NOAA Fisheries has appropriated more than $220 million in fisheries disaster funds appropriated by Congress in the Supplemental Disaster Relief Appropriations Act for fisheries disasters in Alaska and Washington.
including the 2020 Copper River/Prince William Sound pink salmon and coho fisheries.
For the 2020 Copper River/Prince William Sound salmon fisheries, the allocation totals $15.7 million, NOAA Fisheries said.
US Commerce Secretary Gina Raimondo announced the allocations on May 18, saying her agency would work with affected communities to help them recover. NOAA Fisheries used business revenue loss data to allocate these funds in eligible disaster areas.
Alaska Department of Fish and Game Commissioner Doug Vincent-Lang said his department will work with affected stakeholders to develop spending plans for each fishery.
Janet Coit, assistant administrator for NOAA Fisheries, said NOAA understands that these fishing disasters, some of which are related to climate change, are of great concern to the fishing industry and the communities that depend on fishing to support their economies. local and subsistence users.
Activities that may be considered for funding include fishing-related infrastructure projects, habitat restoration, buy-back of fishing permits and state vessels, job training, and more. Some fishing-related businesses affected by fishing disasters may also be eligible for assistance from the Small Business Administration.
While NOAA will work with states that receive disaster allocations, fishing communities and individuals affected by these disasters are encouraged to work with their state agencies and/or the Pacific States Marine Fisheries Commission, as appropriate.
A decision on Alaska’s Yukon River salmon fisheries for 2020 is still pending, but Vincent-Lang said that given the number of fisheries affected, his department plans to host a virtual listening session to get input from all affected stakeholders.
“Meeting details for the virtual listening session will be released as soon as possible,” he said. Opportunities to comment on the draft plan will be provided before final plans are submitted for approval.
US Sen. Lisa Murkowski, Republican of Alaska, noted that the news of the disaster funding came at a time when several Alaskan fisheries are experiencing traumatic and devastating collapses.
“Our fisheries are vital to our state and nation, and this support will go toward important research and recovery efforts that can help anglers and fishing communities at this time,” he said. “Alaskans are resilient, we will get back on our feet.”
US Sen. Dan Sullivan, R-Alaska, described the disaster funds as “good news that will ensure our fishermen can continue to responsibly harvest the world’s freshest and most sustainable seafood.”
On November 15, 2022, the Alaska delegation sent a letter to Raimondo in support of Alaska Governor Mike Dunleavy’s 2020-2023 fisheries disaster declarations. Two days later, Senators Murkowski and Sullivan, along with Senators Maria Cantwell and Patty Murray, both D-WAs, sent another letter to Raimondo, requesting a federal disaster for several crab fisheries. Then, on December 16, 2022, the Department of Commerce determined that fishing disasters had occurred in numerous Alaskan fisheries, allowing funds to be distributed to fishermen and their crews, seafood processors, and research initiatives in the regions. where these disasters occurred.

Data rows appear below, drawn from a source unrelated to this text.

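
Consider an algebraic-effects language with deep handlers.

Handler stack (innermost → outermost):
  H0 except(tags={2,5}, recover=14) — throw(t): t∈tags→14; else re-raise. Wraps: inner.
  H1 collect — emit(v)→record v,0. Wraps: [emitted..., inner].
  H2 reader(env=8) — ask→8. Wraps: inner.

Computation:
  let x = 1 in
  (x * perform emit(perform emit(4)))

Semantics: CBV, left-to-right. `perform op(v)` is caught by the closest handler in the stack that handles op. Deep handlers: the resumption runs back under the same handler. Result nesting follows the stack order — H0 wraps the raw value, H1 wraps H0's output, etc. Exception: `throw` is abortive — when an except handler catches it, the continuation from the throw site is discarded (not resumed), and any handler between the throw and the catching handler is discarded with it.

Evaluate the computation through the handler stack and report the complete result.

Evaluation trace:
emit(4) @ H1 ⇒ out+=4
emit(0) @ H1 ⇒ out+=0
H0 returns 0
H1 returns [4, 0, 0]
H2 returns [4, 0, 0]
= [4, 0, 0]

Answer: [4, 0, 0]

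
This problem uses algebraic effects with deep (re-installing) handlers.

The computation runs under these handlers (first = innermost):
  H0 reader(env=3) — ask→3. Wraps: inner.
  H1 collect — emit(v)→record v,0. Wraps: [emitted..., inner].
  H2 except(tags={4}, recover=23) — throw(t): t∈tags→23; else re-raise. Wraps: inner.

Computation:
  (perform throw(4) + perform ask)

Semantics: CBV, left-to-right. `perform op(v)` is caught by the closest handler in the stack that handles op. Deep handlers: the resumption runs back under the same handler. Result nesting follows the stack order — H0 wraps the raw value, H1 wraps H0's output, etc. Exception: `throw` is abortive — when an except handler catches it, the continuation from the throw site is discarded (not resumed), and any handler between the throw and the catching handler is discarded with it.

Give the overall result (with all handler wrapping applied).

Step-by-step:
throw(4) @ H2 caught ⇒ 23
= 23

Answer: 23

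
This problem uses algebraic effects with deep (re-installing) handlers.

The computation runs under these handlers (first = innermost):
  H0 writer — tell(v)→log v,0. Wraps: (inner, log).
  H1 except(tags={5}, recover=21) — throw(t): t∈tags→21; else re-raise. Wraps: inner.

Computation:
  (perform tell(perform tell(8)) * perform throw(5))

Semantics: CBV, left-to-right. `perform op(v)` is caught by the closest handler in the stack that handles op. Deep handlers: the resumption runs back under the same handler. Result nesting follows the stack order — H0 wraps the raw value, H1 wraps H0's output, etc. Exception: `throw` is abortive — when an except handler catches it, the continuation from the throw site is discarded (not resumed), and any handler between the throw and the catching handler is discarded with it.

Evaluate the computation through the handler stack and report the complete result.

Answer: 21

Evaluation trace:
tell(8) @ H0 ⇒ log+=8
tell(0) @ H0 ⇒ log+=0
throw(5) @ H1 caught ⇒ 21
= 21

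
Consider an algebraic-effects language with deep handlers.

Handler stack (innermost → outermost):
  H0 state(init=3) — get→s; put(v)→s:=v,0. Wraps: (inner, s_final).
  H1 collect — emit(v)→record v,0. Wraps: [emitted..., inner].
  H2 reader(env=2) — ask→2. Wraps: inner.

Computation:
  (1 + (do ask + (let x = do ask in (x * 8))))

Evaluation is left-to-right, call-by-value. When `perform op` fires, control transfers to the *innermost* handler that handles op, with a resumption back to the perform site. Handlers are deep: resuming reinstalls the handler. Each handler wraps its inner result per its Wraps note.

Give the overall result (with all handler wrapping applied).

Answer: [(19, 3)]

Working:
ask @ H2 ⇒ 2
ask @ H2 ⇒ 2
H0 returns (19, 3)
H1 returns [(19, 3)]
H2 returns [(19, 3)]
= [(19, 3)]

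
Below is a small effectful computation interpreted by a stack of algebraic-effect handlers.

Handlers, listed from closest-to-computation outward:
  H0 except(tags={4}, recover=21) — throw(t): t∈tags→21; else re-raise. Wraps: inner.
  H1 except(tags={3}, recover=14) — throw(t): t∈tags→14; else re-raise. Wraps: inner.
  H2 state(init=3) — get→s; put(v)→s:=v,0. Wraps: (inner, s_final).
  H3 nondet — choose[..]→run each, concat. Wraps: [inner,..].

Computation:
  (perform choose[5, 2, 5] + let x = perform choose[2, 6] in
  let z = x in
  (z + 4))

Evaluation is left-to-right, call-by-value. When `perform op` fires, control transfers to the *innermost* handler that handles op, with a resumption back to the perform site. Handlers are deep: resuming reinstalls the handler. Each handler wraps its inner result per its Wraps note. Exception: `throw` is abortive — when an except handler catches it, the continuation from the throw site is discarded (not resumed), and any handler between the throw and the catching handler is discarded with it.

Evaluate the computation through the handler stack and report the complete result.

Answer: [(11, 3), (15, 3), (8, 3), (12, 3), (11, 3), (15, 3)]

Evaluation trace:
choose[5, 2, 5] @ H3
  branch[0] choose=5:
    choose[2, 6] @ H3
      branch[0] choose=2:
        H0 returns 11
        H1 returns 11
        H2 returns (11, 3)
        H3 returns [(11, 3)]
      branch[1] choose=6:
        H0 returns 15
        H1 returns 15
        H2 returns (15, 3)
        H3 returns [(15, 3)]
  branch[1] choose=2:
    choose[2, 6] @ H3
      branch[0] choose=2:
        H0 returns 8
        H1 returns 8
        H2 returns (8, 3)
        H3 returns [(8, 3)]
      branch[1] choose=6:
        H0 returns 12
        H1 returns 12
        H2 returns (12, 3)
        H3 returns [(12, 3)]
  branch[2] choose=5:
    choose[2, 6] @ H3
      branch[0] choose=2:
        H0 returns 11
        H1 returns 11
        H2 returns (11, 3)
        H3 returns [(11, 3)]
      branch[1] choose=6:
        H0 returns 15
        H1 returns 15
        H2 returns (15, 3)
        H3 returns [(15, 3)]
= [(11, 3), (15, 3), (8, 3), (12, 3), (11, 3), (15, 3)]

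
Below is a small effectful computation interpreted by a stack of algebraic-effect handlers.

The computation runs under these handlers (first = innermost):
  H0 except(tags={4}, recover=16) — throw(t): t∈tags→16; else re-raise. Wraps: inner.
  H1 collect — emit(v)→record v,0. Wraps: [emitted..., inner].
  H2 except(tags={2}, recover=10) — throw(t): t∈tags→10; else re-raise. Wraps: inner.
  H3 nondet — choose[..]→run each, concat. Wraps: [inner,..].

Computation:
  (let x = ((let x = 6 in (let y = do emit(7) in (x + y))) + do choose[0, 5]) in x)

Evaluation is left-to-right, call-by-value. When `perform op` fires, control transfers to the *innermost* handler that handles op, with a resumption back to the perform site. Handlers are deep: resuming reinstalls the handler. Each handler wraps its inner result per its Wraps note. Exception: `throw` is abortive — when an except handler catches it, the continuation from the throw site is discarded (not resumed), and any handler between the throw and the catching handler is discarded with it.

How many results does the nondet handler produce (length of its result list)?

Step-by-step:
emit(7) @ H1 ⇒ out+=7
choose[0, 5] @ H3
  branch[0] choose=0:
    H0 returns 6
    H1 returns [7, 6]
    H2 returns [7, 6]
    H3 returns [[7, 6]]
  branch[1] choose=5:
    H0 returns 11
    H1 returns [7, 11]
    H2 returns [7, 11]
    H3 returns [[7, 11]]
= [[7, 6], [7, 11]]

Answer: 2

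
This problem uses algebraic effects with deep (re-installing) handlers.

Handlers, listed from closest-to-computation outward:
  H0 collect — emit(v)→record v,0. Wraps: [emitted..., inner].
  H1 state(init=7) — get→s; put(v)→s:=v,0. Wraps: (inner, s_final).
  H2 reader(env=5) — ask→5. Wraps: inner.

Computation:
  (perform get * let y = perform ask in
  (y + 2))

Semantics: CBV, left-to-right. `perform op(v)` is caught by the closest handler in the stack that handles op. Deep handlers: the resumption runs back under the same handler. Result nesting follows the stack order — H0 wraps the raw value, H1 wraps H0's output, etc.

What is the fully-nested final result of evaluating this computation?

Step-by-step:
get @ H1 ⇒ 7
ask @ H2 ⇒ 5
H0 returns [49]
H1 returns ([49], 7)
H2 returns ([49], 7)
= ([49], 7)

Answer: ([49], 7)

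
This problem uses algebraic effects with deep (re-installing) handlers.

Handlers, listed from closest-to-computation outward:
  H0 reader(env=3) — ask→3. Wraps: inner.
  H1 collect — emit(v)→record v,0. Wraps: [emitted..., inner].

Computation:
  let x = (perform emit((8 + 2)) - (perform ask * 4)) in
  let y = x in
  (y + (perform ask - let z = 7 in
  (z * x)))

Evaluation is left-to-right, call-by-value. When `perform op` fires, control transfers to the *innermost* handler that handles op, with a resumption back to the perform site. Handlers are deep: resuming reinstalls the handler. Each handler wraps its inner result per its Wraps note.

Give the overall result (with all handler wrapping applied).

Answer: [10, 75]

Evaluation trace:
emit(10) @ H1 ⇒ out+=10
ask @ H0 ⇒ 3
ask @ H0 ⇒ 3
H0 returns 75
H1 returns [10, 75]
= [10, 75]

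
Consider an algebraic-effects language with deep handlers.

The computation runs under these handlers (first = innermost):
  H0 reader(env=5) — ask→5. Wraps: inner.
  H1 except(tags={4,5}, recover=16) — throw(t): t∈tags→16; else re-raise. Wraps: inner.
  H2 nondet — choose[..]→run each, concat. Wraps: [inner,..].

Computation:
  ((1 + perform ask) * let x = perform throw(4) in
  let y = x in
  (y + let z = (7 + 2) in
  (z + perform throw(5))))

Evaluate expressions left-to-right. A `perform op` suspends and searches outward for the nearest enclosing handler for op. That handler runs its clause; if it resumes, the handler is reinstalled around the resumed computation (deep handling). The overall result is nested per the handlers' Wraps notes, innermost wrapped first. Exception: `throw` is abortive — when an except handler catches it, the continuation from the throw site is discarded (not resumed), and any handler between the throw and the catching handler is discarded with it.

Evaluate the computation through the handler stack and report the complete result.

Answer: [16]

Step-by-step:
ask @ H0 ⇒ 5
throw(4) @ H1 caught ⇒ 16
H2 returns [16]
= [16]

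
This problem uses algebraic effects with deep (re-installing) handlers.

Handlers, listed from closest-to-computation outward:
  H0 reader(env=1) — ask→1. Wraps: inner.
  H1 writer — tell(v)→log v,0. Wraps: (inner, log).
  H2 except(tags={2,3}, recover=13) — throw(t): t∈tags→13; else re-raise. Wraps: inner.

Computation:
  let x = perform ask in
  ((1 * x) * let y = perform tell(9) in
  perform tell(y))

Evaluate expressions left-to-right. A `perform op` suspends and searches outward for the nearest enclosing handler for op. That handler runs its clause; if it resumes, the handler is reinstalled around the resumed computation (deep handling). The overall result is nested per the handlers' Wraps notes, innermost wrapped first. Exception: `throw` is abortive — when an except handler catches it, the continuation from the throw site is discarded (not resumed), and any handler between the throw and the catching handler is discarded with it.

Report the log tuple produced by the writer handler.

Evaluation trace:
ask @ H0 ⇒ 1
tell(9) @ H1 ⇒ log+=9
tell(0) @ H1 ⇒ log+=0
H0 returns 0
H1 returns (0, (9, 0))
H2 returns (0, (9, 0))
= (0, (9, 0))

Answer: (9, 0)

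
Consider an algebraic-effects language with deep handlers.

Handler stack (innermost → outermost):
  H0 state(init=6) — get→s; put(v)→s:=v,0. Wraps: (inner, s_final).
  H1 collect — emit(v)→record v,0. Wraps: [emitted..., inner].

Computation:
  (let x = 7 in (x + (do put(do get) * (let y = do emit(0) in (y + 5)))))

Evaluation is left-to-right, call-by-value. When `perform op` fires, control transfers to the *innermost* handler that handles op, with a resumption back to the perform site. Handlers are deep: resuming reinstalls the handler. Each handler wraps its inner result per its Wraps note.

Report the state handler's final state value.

Answer: 6

Step-by-step:
get @ H0 ⇒ 6
put(6) @ H0 ⇒ s:=6
emit(0) @ H1 ⇒ out+=0
H0 returns (7, 6)
H1 returns [0, (7, 6)]
= [0, (7, 6)]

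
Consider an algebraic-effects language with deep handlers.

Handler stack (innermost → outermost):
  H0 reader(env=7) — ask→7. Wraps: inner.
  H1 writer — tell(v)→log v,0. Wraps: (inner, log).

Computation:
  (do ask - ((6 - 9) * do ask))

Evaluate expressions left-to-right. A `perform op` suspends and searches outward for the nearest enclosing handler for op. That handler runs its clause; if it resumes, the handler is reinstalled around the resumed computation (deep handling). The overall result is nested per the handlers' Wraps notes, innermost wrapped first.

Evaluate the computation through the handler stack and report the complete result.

Working:
ask @ H0 ⇒ 7
ask @ H0 ⇒ 7
H0 returns 28
H1 returns (28, ())
= (28, ())

Answer: (28, ())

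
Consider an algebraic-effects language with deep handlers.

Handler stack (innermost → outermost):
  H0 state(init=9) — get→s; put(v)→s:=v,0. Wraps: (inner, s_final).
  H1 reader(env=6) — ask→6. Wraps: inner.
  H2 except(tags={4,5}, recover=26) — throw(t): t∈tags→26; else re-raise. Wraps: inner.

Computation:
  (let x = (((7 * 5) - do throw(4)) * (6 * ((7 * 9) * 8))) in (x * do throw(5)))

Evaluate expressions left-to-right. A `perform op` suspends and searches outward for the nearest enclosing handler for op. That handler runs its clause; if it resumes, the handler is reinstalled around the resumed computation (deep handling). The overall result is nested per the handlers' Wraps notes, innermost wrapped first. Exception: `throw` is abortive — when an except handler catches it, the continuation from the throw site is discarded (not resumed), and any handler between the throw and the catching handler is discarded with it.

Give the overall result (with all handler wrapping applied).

Working:
throw(4) @ H2 caught ⇒ 26
= 26

Answer: 26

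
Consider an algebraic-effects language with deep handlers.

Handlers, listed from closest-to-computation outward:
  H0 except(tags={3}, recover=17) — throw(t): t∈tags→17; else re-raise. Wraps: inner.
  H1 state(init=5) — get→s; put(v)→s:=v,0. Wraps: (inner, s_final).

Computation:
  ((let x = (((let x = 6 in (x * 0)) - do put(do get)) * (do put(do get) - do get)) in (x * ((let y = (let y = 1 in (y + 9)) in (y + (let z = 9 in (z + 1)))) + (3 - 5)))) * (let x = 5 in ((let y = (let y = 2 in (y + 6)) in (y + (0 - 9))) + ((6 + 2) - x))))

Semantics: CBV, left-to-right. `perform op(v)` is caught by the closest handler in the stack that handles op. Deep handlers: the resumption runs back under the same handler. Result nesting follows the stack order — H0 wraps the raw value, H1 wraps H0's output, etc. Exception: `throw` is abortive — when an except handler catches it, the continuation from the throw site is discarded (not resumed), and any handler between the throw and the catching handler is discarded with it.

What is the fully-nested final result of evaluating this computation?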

US Rep. Mary Peltola, D-Alaska, said while these funds are a welcome step to provide some relief, all efforts must continue to restore the state’s fisheries.
“A new round of subsistence fishing closures have just been announced on the Yukon River, marking the fourth year in a row that subsistence fishermen have been unable to put nets in the water for chum salmon,” Peltola said. “This is a crisis that threatens both the food security of many peoples and our cultural heritage. Disaster relief funding for specific fisheries alone is not enough, we need action on a large scale.”
Jamie Goen, CEO of Alaska Bering Sea Crabbers, noted the continued impact of crab fishery closures on fishing families and the economy of coastal communities. She said the efforts to date by the Commerce Department and Congress have been helpful, as crabbers plan to build a more resilient crab fishery in the future.
“These funds can help us get there,” Goen said.
In addition to the $15.7 million that will go towards the 2020 Copper River/Prince William Sound Salmon Fisheries, funds allocated in this latest fisheries disaster relief effort also include:
- $15,746.103 for the 2021 Kuskokwim River and 2021 Norton Sound salmon fisheries;
- $1,269,586 for the 2021 Chignik salmon fishery;
- $4,994,897 for the 2020 and 2021 Norton Sound red king crab fisheries;
- $2,807,021 for the 2020/2021 Bering Sea crab fisheries;
- $94,584,310 for the 2021/2022 Bering Sea crab fisheries;
- and $96,718,184 for the 2022/2023 Bering Sea crab fisheries.